FOEX G., BOHRINGER H. and CHON G.
Abstract (from CDS):
Context. A robust determination of galaxy cluster mass is crucial to use them as cosmological probes, or to study the physics governing their formation and evolution. Applying various estimators on well-defined cluster samples is a mandatory step in characterising their respective systematics. Aims. Our main goal is to compare the results of three dynamical mass estimators to the X-ray hydrostatic values. Here we focus on massive galaxy clusters at intermediate redshifts z∼0.3. Methods. We estimated dynamical masses with the virial theorem, the Jeans equation, and the caustic method using wide-field VIMOS spectroscopy; the hydrostatic masses were obtained previously from XMM-Newton observations.
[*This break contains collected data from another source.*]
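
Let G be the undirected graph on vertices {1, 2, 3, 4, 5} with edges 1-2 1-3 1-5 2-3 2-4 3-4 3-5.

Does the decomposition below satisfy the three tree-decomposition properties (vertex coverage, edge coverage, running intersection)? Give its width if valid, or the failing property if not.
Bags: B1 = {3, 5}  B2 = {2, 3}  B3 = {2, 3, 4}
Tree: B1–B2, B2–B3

A tree decomposition must satisfy three properties: every vertex lies in some bag; for every edge, both endpoints lie together in some bag; and for every vertex, the bags containing it form a connected subtree. Here vertex 1 appears in no bag, so the decomposition is invalid.

No — vertex 1 appears in no bag.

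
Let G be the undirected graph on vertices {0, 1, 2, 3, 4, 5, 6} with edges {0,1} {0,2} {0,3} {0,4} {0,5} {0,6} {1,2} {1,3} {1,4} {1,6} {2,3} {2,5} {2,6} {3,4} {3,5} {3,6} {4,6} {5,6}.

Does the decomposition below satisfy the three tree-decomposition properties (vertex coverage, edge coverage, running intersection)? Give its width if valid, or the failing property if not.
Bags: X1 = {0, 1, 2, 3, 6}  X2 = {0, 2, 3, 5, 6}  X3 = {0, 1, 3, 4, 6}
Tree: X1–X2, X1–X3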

We investigated the role of colour selection and the impact of substructures on the dynamical estimators. Results. The Jeans and caustic methods give consistent results, whereas the virial theorem leads to masses ∼15% larger. The Jeans, caustic, and virial masses are respectively ∼20%, ∼30%, and ∼50% larger than the hydrostatic values. Large scatters of ≥50% are mainly due to the two outliers RXC J0014 and RXC J1347; excluding the latter increases the mass ratios by ∼10%, giving a fractional mass bias significant at ≥2σ. We found a correlation between the dynamical-to-hydrostatic mass ratio and two substructure indicators, suggesting a bias in the dynamical measurements. The velocity dispersions of blue galaxies are ∼15% (∼25% after removing the substructures) larger than that of the red-sequence galaxies; using the latter leads to dynamical masses ∼10-15% smaller. Discarding the galaxies part of substructures reduces the masses by ∼15%; the effect is larger for the more massive clusters, owing to a higher level of substructures. After the substructure analysis, the dynamical masses are in perfect agreement with the hydrostatic values and the scatters around the mean ratios are divided by approximately two. The mass bias is no longer significant, even after excluding RXC J1347.